Encrypted Messaging Platform Telegram Offers New Web Apps Allowing Users to Bypass Tech Censorship
The encrypted messaging platform Telegram is offering two new web apps allowing users to bypass tech censorship.
The new apps, WebK and WebZ, allow users to access banned channels over IoS. This allows users to access channels that were previously restricted by the Apple Store.
The impressive interface shows that Telegram is ready to compete with the social media giants, as they arguably offer more features and are more user-friendly than monoliths such as Facebook and Twitter.
Telegram has announced that they will be adding additional features to their web interface portals in the days to come.
“Please check these cards: WebK card and WebZ card. They contain lists of all the major features that are not yet supported or not fully implemented in the new apps,” Telegram wrote in their announcement.
They are offering two similar apps because the organization “believe[s] in internal competition.” WebK can be accessed here while WebZ can be accessed here. Telegram is putting competitors to shame as they show how innovation is key for building a successful digital platform.
Big League Politics has reported on Parler’s pathetic fall from grace as they kowtowed to Big Tech in an attempt to get back online:
“Parler is back in the good graces of Big Tech after caving to the political establishment and implementing a “hate speech” ban.
Apple issued a letter to Sen. Mike Lee (R-UT) and Rep. Ken Buck (R-CO) praising Parler for bending the knee to their demands, including crushing freedom of speech on their platform. They noted that Parler “has proposed updates to its app and the app’s content moderation practices.”
“Apple anticipates that the updated Parler app will become available immediately upon Parler releasing it,” Apple’s letter said.
Before they started complying with Big Tech’s demands, Parler was banned from the Apple app store because they were blamed, without evidence, of helping foment violence that occurred during the mostly-peaceful protest at the U.S. Capitol on Jan. 6.
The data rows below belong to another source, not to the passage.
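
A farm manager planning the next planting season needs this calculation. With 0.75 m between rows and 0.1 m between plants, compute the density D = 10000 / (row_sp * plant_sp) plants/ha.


D = 10000 / (row_sp * plant_sp)
  = 10000 / (0.75 * 0.1)
  = 10000 / 0.0750
  = 133333.33 plants/ha


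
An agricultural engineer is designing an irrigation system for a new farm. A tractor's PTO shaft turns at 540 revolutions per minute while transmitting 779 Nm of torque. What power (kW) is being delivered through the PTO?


P = 2*pi*n*T / 60000
  = 2*pi * 540 * 779 / 60000
  = 2643084.73 / 60000
  = 44.05 kW


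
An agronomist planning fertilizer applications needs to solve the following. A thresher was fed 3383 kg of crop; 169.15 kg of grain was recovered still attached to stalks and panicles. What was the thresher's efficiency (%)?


eta = (total - unthreshed) / total * 100
    = (3383 - 169.15) / 3383 * 100
    = 3213.85 / 3383 * 100
    = 95%


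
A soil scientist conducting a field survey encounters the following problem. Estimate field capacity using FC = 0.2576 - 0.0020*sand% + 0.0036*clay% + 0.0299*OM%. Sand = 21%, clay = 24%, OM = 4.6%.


FC = 0.2576 - 0.0020*21 + 0.0036*24 + 0.0299*4.6
   = 0.2576 - 0.0420 + 0.0864 + 0.1375
   = 0.4395


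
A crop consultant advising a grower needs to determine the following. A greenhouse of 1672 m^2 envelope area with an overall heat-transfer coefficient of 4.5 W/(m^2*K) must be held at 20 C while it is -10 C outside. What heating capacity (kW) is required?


dT = 20 - (-10) = 30 K
Q = U * A * dT
  = 4.5 * 1672 * 30
  = 225720 W = 225.72 kW


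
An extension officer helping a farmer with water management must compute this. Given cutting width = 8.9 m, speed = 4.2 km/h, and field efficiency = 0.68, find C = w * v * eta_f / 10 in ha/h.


C = w * v * eta_f / 10
  = 8.9 * 4.2 * 0.68 / 10
  = 25.42 / 10
  = 2.54 ha/h


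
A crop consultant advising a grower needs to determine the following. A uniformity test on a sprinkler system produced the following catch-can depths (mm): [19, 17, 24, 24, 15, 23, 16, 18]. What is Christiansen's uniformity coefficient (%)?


xbar = 156 / 8 = 19.500
sum|xi - xbar| = 25
CU = 100 * (1 - 25 / (8 * 19.500))
   = 100 * (1 - 0.1603)
   = 83.97%


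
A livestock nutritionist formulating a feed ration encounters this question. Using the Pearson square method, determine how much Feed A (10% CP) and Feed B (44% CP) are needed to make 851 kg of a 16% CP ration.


parts_A = CP_b - target = 44 - 16 = 28
parts_B = target - CP_a = 16 - 10 = 6
total_parts = 28 + 6 = 34
Feed A = 851 * 28 / 34 = 700.82 kg
Feed B = 851 * 6 / 34 = 150.18 kg

700.82 kg


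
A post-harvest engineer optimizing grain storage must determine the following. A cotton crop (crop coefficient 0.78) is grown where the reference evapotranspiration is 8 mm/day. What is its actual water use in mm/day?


ETc = Kc * ET0
    = 0.78 * 8
    = 6.24 mm/day


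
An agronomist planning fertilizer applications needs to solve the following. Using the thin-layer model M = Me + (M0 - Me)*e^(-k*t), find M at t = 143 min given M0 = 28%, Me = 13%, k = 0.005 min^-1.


M = Me + (M0 - Me) * e^(-k*t)
  = 13 + (28 - 13) * e^(-0.005*143)
  = 13 + 15 * e^(-0.715)
  = 13 + 15 * 0.48919
  = 13 + 7.3379
  = 20.34%


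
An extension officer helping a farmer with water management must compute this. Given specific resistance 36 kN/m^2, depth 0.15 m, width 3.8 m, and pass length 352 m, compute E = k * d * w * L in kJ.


E = k * d * w * L
  = 36 * 0.15 * 3.8 * 352
  = 7223.04 kJ


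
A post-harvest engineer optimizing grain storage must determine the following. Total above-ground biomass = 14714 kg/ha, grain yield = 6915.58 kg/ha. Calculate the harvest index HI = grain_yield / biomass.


HI = grain_yield / biomass
   = 6915.58 / 14714
   = 0.47


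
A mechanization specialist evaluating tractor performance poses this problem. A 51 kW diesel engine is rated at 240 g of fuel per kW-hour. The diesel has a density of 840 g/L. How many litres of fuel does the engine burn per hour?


FC = P * BSFC / rho_fuel
   = 51 * 240 / 840
   = 12240 / 840
   = 14.57 L/h


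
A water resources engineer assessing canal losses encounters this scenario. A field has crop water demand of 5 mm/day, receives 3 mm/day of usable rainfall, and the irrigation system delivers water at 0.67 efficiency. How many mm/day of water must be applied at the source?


IWR = (ETc - Pe) / Ea
    = (5 - 3) / 0.67
    = 2 / 0.67
    = 2.99 mm/day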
“After having reviewed the new information, we do not believe these changes are sufficient to comply with App Store Review guidelines,” Apple wrote to Parler’s chief policy officer in February. “There is no place for hateful, racist, discriminatory content on the App Store.”
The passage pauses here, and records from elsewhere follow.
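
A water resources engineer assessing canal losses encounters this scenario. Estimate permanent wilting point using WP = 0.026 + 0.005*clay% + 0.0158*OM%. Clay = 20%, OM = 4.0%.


WP = 0.026 + 0.005*20 + 0.0158*4.0
   = 0.026 + 0.1000 + 0.0632
   = 0.1892


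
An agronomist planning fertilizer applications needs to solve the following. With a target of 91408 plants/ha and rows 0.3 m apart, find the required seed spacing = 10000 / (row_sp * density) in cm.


spacing = 10000 / (row_sp * density)
        = 10000 / (0.3 * 91408)
        = 10000 / 27422.40
        = 0.36467 m = 36.47 cm


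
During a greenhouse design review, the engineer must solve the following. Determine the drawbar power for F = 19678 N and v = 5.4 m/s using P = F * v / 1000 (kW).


P = F * v / 1000
  = 19678 * 5.4 / 1000
  = 106261.20 / 1000
  = 106.26 kW


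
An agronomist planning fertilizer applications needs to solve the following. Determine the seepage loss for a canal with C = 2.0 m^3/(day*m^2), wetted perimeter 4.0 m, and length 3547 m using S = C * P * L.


S = C * P * L
  = 2.0 * 4.0 * 3547
  = 28376 m^3/day


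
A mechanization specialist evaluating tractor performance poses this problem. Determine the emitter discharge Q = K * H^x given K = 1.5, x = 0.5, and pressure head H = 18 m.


Q = K * H^x
  = 1.5 * 18^0.5
  = 1.5 * 4.2426
  = 6.36 L/h


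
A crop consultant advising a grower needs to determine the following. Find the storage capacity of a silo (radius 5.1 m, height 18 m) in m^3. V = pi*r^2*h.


V = pi * r^2 * h
  = pi * 5.1^2 * 18
  = pi * 26.01 * 18
  = 1470.83 m^3


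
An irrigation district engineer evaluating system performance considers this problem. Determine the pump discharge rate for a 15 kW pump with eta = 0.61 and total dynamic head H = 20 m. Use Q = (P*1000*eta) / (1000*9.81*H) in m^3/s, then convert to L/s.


Q = (P * 1000 * eta) / (rho * g * H)
  = (15 * 1000 * 0.61) / (1000 * 9.81 * 20)
  = 9150 / 196200
  = 0.04664 m^3/s = 46.64 L/s


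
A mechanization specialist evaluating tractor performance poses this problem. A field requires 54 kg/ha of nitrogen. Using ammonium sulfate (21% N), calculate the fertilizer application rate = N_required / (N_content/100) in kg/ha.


Rate = N_required / (N_content / 100)
     = 54 / (21 / 100)
     = 54 / 0.21
     = 257.14 kg/ha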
Now, Parler has effectively folded to Big Tech and been completely neutralized as a social media competitor that respects free speech. This has been part of a long fall from grace for the platform, which has been revealed as a project funded by billionaire oligarchs.”
Telegram, along with Gab, is showing how a smaller firm can overcome corporate impediments and challenge Big Tech in the marketplace. In contrast, Parler serves as the example of what not to do if you want to oppose Big Tech.